Defunct bitcoin exchange Mt. Gox has decided not to seek a new lease on life. It said it had given up all hope of resurrection under bankruptcy protection, with the bulk of the stolen coins still unaccounted for.
Failed Bitcoin exchange Mt. Gox was Wednesday placed in administration by a Japanese court, with an order for bankruptcy expected to be issued soon.
Mt. Gox stopped pursuing any plans to rebuild under bankruptcy protection, the Wall Street Journal and Dow Jones Newswires reported.
"The Tokyo District Court decided today to dismiss the application for commencement of a civil rehabilitation and at the same time, an order for Provisional Administration was issued and Attorney-at-law Nobuaki Kobayashi (Supervisor and Examiner under the Civil Rehabilitation Procedure) was appointed Provisional Administrator," a statement from CEO Mark Karpeles said.

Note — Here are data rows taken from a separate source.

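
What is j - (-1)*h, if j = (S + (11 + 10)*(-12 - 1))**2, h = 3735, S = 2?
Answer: 77176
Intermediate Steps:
j = 73441 (j = (2 + (11 + 10)*(-12 - 1))**2 = (2 + 21*(-13))**2 = (2 - 273)**2 = (-271)**2 = 73441)
j - (-1)*h = 73441 - (-1)*3735 = 73441 - 1*(-3735) = 73441 + 3735 = 77176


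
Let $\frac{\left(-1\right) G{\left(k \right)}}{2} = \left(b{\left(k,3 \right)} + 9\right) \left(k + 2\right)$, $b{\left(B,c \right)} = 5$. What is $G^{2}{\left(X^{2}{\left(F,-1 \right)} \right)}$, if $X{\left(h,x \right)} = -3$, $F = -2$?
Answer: $94864$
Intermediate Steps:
$G{\left(k \right)} = -56 - 28 k$ ($G{\left(k \right)} = - 2 \left(5 + 9\right) \left(k + 2\right) = - 2 \cdot 14 \left(2 + k\right) = - 2 \left(28 + 14 k\right) = -56 - 28 k$)
$G^{2}{\left(X^{2}{\left(F,-1 \right)} \right)} = \left(-56 - 28 \left(-3\right)^{2}\right)^{2} = \left(-56 - 252\right)^{2} = \left(-308\right)^{2} = 94864$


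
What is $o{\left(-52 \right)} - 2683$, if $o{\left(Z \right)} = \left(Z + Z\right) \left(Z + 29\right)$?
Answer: $-291$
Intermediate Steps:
$o{\left(Z \right)} = 2 Z \left(29 + Z\right)$
$o{\left(-52 \right)} - 2683 = 2 \left(-52\right) \left(29 - 52\right) - 2683 = 2 \left(-52\right) \left(-23\right) - 2683 = 2392 - 2683 = -291$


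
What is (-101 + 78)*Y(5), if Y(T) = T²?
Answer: -575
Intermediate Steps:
(-101 + 78)*Y(5) = (-101 + 78)*5² = -23*25 = -575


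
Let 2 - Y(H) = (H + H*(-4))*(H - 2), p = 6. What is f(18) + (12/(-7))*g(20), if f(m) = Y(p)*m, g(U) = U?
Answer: 9084/7 ≈ 1297.7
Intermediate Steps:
Y(H) = 2 + 3*H*(-2 + H) (Y(H) = 2 - (H + H*(-4))*(H - 2) = 2 - (H - 4*H)*(-2 + H) = 2 - (-3*H)*(-2 + H) = 2 - (-3)*H*(-2 + H) = 2 + 3*H*(-2 + H))
f(m) = 74*m (f(m) = (2 - 6*6 + 3*6**2)*m = (2 - 36 + 3*36)*m = (2 - 36 + 108)*m = 74*m)
f(18) + (12/(-7))*g(20) = 74*18 + (12/(-7))*20 = 1332 + (12*(-1/7))*20 = 1332 - 12/7*20 = 1332 - 240/7 = 9084/7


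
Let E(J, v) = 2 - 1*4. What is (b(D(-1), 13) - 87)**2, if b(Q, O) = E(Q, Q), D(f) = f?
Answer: 7921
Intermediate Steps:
E(J, v) = -2 (E(J, v) = 2 - 4 = -2)
b(Q, O) = -2
(b(D(-1), 13) - 87)**2 = (-2 - 87)**2 = (-89)**2 = 7921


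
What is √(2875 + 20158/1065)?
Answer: √3282365145/1065 ≈ 53.795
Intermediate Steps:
√(2875 + 20158/1065) = √(3082033/1065) = √3282365145/1065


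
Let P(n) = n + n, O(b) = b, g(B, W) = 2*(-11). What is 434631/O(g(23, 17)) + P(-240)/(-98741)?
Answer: -42915889011/2172302 ≈ -19756.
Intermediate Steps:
g(B, W) = -22
P(n) = 2*n
434631/O(g(23, 17)) + P(-240)/(-98741) = 434631/(-22) + (2*(-240))/(-98741) = 434631*(-1/22) - 480*(-1/98741) = -434631/22 + 480/98741 = -42915889011/2172302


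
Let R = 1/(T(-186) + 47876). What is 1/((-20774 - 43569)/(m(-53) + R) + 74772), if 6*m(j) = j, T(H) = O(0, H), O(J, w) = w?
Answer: 631891/51850530357 ≈ 1.2187e-5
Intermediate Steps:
T(H) = H
m(j) = j/6
R = 1/47690 (R = 1/(-186 + 47876) = 1/47690 ≈ 2.0969e-5)
1/((-20774 - 43569)/(m(-53) + R) + 74772) = 1/((-20774 - 43569)/((1/6)*(-53) + 1/47690) + 74772) = 1/(-64343/(-53/6 + 1/47690) + 74772) = 1/(-64343/(-631891/71535) + 74772) = 1/(-64343*(-71535/631891) + 74772) = 1/(4602776505/631891 + 74772) = 1/(51850530357/631891) = 631891/51850530357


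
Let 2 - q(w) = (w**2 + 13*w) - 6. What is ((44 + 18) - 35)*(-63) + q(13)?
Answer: -2031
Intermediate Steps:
q(w) = 8 - w**2 - 13*w (q(w) = 2 - ((w**2 + 13*w) - 6) = 2 - (-6 + w**2 + 13*w) = 2 + (6 - w**2 - 13*w) = 8 - w**2 - 13*w)
((44 + 18) - 35)*(-63) + q(13) = ((44 + 18) - 35)*(-63) + (8 - 1*13**2 - 13*13) = (62 - 35)*(-63) + (8 - 1*169 - 169) = 27*(-63) + (8 - 169 - 169) = -1701 - 330 = -2031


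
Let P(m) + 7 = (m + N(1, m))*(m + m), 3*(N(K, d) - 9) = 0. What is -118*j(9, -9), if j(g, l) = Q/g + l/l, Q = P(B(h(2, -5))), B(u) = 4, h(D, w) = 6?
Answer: -12508/9 ≈ -1389.8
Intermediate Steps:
N(K, d) = 9 (N(K, d) = 9 + (⅓)*0 = 9 + 0 = 9)
P(m) = -7 + 2*m*(9 + m) (P(m) = -7 + (m + 9)*(m + m) = -7 + (9 + m)*(2*m) = -7 + 2*m*(9 + m))
Q = 97 (Q = -7 + 2*4² + 18*4 = -7 + 2*16 + 72 = -7 + 32 + 72 = 97)
j(g, l) = 1 + 97/g (j(g, l) = 97/g + l/l = 97/g + 1 = 1 + 97/g)
-118*j(9, -9) = -118*(97 + 9)/9 = -118*106/9 = -12508/9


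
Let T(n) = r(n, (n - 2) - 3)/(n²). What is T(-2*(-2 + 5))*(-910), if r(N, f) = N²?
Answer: -910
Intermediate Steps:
T(n) = 1 (T(n) = n²/(n²) = n²/n² = 1)
T(-2*(-2 + 5))*(-910) = 1*(-910) = -910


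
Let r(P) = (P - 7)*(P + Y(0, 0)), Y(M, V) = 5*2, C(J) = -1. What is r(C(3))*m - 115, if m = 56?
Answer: -4147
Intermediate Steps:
Y(M, V) = 10
r(P) = (-7 + P)*(10 + P) (r(P) = (P - 7)*(P + 10) = (-7 + P)*(10 + P))
r(C(3))*m - 115 = (-70 + (-1)**2 + 3*(-1))*56 - 115 = (-70 + 1 - 3)*56 - 115 = -72*56 - 115 = -4032 - 115 = -4147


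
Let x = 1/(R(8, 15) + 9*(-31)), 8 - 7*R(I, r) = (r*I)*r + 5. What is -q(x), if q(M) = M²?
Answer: -49/14062500 ≈ -3.4844e-6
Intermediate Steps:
R(I, r) = 3/7 - I*r²/7 (R(I, r) = 8/7 - ((r*I)*r + 5)/7 = 8/7 - ((I*r)*r + 5)/7 = 8/7 - (I*r² + 5)/7 = 8/7 - (5 + I*r²)/7 = 8/7 + (-5/7 - I*r²/7) = 3/7 - I*r²/7)
x = -7/3750 (x = 1/((3/7 - ⅐*8*15²) + 9*(-31)) = 1/((3/7 - ⅐*8*225) - 279) = 1/((3/7 - 1800/7) - 279) = 1/(-1797/7 - 279) = 1/(-3750/7) = -7/3750 ≈ -0.0018667)
-q(x) = -(-7/3750)² = -1*49/14062500 = -49/14062500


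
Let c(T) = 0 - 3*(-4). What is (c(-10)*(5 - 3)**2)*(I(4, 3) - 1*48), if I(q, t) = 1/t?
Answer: -2288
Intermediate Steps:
I(q, t) = 1/t
c(T) = 12 (c(T) = 0 + 12 = 12)
(c(-10)*(5 - 3)**2)*(I(4, 3) - 1*48) = (12*(5 - 3)**2)*(1/3 - 1*48) = (12*2**2)*(1/3 - 48) = (12*4)*(-143/3) = 48*(-143/3) = -2288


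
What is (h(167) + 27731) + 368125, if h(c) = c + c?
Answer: 396190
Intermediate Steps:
h(c) = 2*c
(h(167) + 27731) + 368125 = (2*167 + 27731) + 368125 = (334 + 27731) + 368125 = 28065 + 368125 = 396190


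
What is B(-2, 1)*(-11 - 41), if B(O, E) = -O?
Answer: -104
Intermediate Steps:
B(-2, 1)*(-11 - 41) = (-1*(-2))*(-11 - 41) = 2*(-52) = -104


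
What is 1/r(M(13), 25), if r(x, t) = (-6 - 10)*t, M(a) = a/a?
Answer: -1/400 ≈ -0.0025000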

Mt. Gox indicated the reason for the decision to give up were the complexity of the legal procedures involved, including the difficulty of holding meetings with creditors spread around the world.
It also mentioned the lack of any realistic rehabilitation opportunities, the Wall Street Journal said.
Whereabouts of stolen coins unclear
Mt. Gox CEO Mark Karpeles wouldn't travel to the United States to answer questions about the bitcoin exchange's separate US bankruptcy case, the company's lawyers had told a federal judge.
Mt. Gox at one time reportedly processed some 80 percent of global bitcoin transactions, but froze all withdrawals in early February because of what it said was a bug in its software allowing hackers to pilfer 850,000 units of its virtual currency.
The company announced in March it had found 200,000 of the lost coins stashed away in a storage device not connected to other computers.